María Magdalena Campos-Pons
For the past two years, María Magdalena Campos-Pons has been walking daily through the magnolia grove on Vanderbilt University’s campus, a national arboretum in Nashville, TN. Along the way, she has been stopping to listen for the stories the trees might share, gathering buds and blossoms to photograph, draw, collage, and paint in her studio. As Campos-Pons imagines them, these magnolia trees contain a unique record of the complex history of the south and its centuries-old struggle with race and oppression. The result of her excursions is Secrets of the Magnolia Tree, an ongoing body of work that will consist of seven multimedia pieces.

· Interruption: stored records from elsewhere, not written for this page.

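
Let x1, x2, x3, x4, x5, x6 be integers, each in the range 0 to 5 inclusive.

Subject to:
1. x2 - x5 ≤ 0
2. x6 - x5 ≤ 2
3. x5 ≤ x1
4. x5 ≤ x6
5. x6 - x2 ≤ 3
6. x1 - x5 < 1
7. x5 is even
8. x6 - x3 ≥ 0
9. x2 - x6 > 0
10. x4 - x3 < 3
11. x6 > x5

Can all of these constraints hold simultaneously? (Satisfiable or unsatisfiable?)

Unsatisfiable

Constraints 1, 4, and 9 give x2 ≤ x5, x5 ≤ x6, x6 < x2. Chaining: x2 ≤ x5 ≤ x6 < x2, which forces x2 < x2 — impossible.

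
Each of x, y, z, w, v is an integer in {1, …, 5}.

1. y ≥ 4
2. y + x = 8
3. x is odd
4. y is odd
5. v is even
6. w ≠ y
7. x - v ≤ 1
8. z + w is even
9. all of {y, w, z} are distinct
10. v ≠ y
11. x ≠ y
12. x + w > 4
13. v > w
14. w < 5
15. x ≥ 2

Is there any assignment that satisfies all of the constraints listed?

Satisfiable

Setting (x, y, z, w, v) = (3, 5, 1, 3, 4) satisfies everything: constraint 2: y + x = 8; constraint 7: x - v = -1, and the others follow.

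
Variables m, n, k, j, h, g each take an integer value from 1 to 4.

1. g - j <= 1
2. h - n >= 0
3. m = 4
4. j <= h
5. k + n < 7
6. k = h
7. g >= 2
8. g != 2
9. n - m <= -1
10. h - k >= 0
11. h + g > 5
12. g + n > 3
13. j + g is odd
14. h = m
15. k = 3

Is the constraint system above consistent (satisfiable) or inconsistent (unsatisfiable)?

Unsatisfiable

Constraint 15 fixes k = 3 and constraint 3 fixes m = 4. Constraints 6 and 14 give k = h = m, so k = m. But 3 ≠ 4 — contradiction.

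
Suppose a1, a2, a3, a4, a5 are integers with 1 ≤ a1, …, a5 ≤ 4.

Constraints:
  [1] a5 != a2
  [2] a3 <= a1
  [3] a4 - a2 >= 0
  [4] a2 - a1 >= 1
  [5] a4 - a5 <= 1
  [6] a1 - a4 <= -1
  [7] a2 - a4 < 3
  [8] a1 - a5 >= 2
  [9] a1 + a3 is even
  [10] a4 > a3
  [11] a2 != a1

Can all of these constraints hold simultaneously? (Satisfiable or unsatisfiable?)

Constraints 3, 4, 5, and 8 give a5 − a4 ≥ -1, a4 − a2 ≥ 0, a2 − a1 ≥ 1, a1 − a5 ≥ 2.
Adding all 4 inequalities: the left sides telescope to 0, and the right sides sum to (-1) + 0 + 1 + 2 = 2. So 0 ≥ 2, which is false.

Unsatisfiable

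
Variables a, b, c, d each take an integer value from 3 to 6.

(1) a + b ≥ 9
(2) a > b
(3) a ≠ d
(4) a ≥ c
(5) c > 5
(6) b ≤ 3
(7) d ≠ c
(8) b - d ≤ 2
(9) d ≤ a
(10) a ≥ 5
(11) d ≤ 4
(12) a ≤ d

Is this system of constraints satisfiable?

From constraints 11 and 12: a ≤ d ≤ 4. From constraint 6: b ≤ 3. Hence a + b ≤ 7. But constraint 1 requires a + b ≥ 9, and 9 > 7. Contradiction.

Unsatisfiable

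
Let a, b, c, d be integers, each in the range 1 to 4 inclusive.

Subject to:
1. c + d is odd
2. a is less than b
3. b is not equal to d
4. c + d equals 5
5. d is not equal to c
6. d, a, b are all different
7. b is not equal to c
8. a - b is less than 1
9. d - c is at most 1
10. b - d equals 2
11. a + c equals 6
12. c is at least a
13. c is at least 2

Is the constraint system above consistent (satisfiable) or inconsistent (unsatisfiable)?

Satisfiable

One satisfying assignment is a = 3, b = 4, c = 3, d = 2.
For the less obvious constraints — constraint 4: c + d = 5; constraint 8: a - b = -1; constraint 9: d - c = -1 — and the others hold by inspection.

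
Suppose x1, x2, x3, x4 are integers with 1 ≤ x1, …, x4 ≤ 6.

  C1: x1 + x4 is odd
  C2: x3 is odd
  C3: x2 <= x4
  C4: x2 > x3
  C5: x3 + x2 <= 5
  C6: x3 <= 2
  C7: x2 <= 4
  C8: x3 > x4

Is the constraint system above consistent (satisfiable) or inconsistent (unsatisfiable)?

Unsatisfiable

Constraints 3, 4, and 8 give x3 < x2, x2 ≤ x4, x4 < x3. Chaining: x3 < x2 ≤ x4 < x3, which forces x3 < x3 — impossible.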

Gallery Wendi Norris will exhibit three works from this series at The Armory Show 2022. The towering objects showcase Campos-Pons’ ingenuity in drawing, photography, painting, and printmaking. Leaning against the walls of the booth and presented vertically, like trees that are rooted into the ground, they rise up to reveal hybrid woman/owl creatures perching overhead, listening and whispering to the viewer. In Secrets of the Magnolia Tree. Deb Luminosity. (2022) Campos-Pons renders renowned artist and scholar, Deborah Willis, as a wise and luminous figure, an homage to both a friendship and her legacy.
Julio César Morales
Julio César Morales has long investigated issues on and around the US-Mexico border. Morales creates a narrative discourse through La línea that depicts the selective erasure of histories in the southwest United States, addressing how boundaries and land ownership have changed dramatically over hundreds of years. La línea consists of four simplified line drawings rendered as neon sculptures, re-writing the 1,954-mile border between the US and Mexico. "Línea” is a derogatory word Mexicans use to refer to the border wall.
The first sculpture represents the original boundary of 1640, before the arrival of Europeans, spanning from the Cocopa tribe in present-day California to the Karankawa tribe in present-day New Mexico. The second sculpture, La línea (1845), is based on the year before the Mexican-American war/Guerra de México y los Estados Unidos, when territories shifted significantly. The third piece, La línea (2022), represents the border today. The fourth in the series, La línea (2028), imagines a future border, following a civil war in the US that has left the states of California and New Mexico independent and with open borders to the south. La línea collapses time and space, centering the border as a main character in the histories of power, land, and colonial narratives.
The fair will take place from September 9-11, 2022.